Una buena parte de la población cubana parece sufrir enajenación colectiva. Y ojalá que no se trate más que de un padecimiento transitorio. Pues, en caso contrario, no es estimulante pensar en lo que ocurriría cuando llegue el fin de la dictadura.
No debe ser sino bajo los efectos de un grave trastorno que las personas renuncien a los beneficios que proporciona el trabajo y se resignen a vivir del aire, apostando por la inseguridad y aun por la miseria, con tal de preservar ciertos ripios de libertad individual. Que no trabajen porque no encuentran estímulos en los salarios de hambre que se les paga, ayuda sin duda a entender este fenómeno, pero en rigor no creo que sea suficiente para justificarlo.

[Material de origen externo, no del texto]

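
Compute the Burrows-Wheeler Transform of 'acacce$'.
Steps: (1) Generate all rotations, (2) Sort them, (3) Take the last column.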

La sociedad cubana está desintegrada. Y tal vez haga falta asumirla desde ese desmembramiento para entender a cabalidad el origen de su enajenación colectiva. El empeño totalitarista del régimen por reducir a los cubanos hasta una especie de tribu ancestral, al estilo de las primeras comunidades de la civilización, ha terminado exacerbando el individualismo innato de la gente y su falta de responsabilidad, ya no solo ante el propio destino, sino además ante la historia.
Luego, para peor, esa enajenación convierte a las personas en ingobernables, lo cual podría constituir una ventaja mientras se encuentran dominadas por una dictadura, pero resulta un serio escollo para la aspiración de vivir en democracia.
A fuerza de subsistir durante tanto tiempo bajo un poder que les domina en lugar de gobernarles, parece que el de Cuba estuviera a punto de ser un pueblo ingobernable. Es un problema al cual quizá no hemos prestado la debida atención, ni nosotros ni el propio régimen. Pero tal vez no resulte muy tarde para hacerlo. Tarde para nosotros quiero decir, pues para el régimen sí lo es.
Más de un politólogo ha manifestado preocupación por el agotamiento que exhiben hoy los países en cuanto al control de mecanismos representativos de la democracia. Advierten que esa situación constituye una seria amenaza para la gobernabilidad, lo que es decir para la vida en civilización. Tal vez exageran. Pero en cualquier caso, pasan por alto ejemplos como el de Cuba, donde la ingobernabilidad no es una amenaza sino un hecho consumado, y no obedece al agotamiento de los mecanismos de la democracia, sino a su aniquilación por vía violenta.
Es evidente que la mayoría de la gente en la Isla demuestra estar gobernada únicamente por la inercia. Se ha perdido, o está a punto de perderse esa chispa de inconformidad que rige cada acción entre los seres vivos. A fuerza de fingir, los ciudadanos han ido derivando hacia una suerte de incapacidad ya no solo para decir las verdades, sino para enfrentarlas o, aún menos, para identificarlas. De tanto ocultar o disfrazar lo que en verdad piensan y sienten, pareciera que cada día disponen de menos aptitud para manifestar auténticos sentimientos.
Frente al abandono a que les condena el régimen, responden abandonándose ellos mismos. Ante la enfermiza manía concentracionaria del poder, oponen la silenciosa picaresca del disimulo y del individualismo. La tan cuestionada pasividad del cubano ante los abusos del régimen, aún más que al miedo, responde hoy a una particular dejadez, a su inconsciencia, que ya es defecto de fábrica.
Ante la tesis totalitaria de que el Estado es superior a los individuos, y, por tanto, estos tienen que ser sus servidores, las probetas para sus caprichosos y atropelladores inventos, quedaron asfixiados en el inconsciente colectivo la espontaneidad, la imprevisibilidad y el impulso de originalidad, rasgos todos eminentemente humanos, cuya ausencia les aplasta hoy con su peso de plomo.
Un signo revelador de la inviabilidad de esa cosa amorfa a la que ahora llaman "proceso de actualización del modelo económico y social cubano", radica precisamente en la forma en que se demuestra a diario la ineptitud del régimen para gobernar.
Esos grandes y pequeños funcionarios corruptos que saturan todas las estructuras y que, lejos de extinguirse al ser aplastados, se multiplican como las lombrices. Y esa abulia generalizada entre la gente de a pie ante los llamados al orden, ante el cumplimiento de la ley, o ante la perspectiva de cualquier compromiso, sea para apoyar con hechos los planes oficiales o para rechazarlos, no es sino consecuencia directa de la ingobernabilidad de los cubanos, posiblemente el más nefasto de los males que heredaremos del fidelismo.
En apariencia, la gente está dispuesta a obedecer todo lo que se les ordene y a sufrir resignada todo cuanto le impongan, pero si bien se mira, no deben abundar en el mundo pueblos tan desobedientes y descreídos como el cubano de hoy. Como tampoco abundan los que estén resueltos a pagar por ello tan alto precio.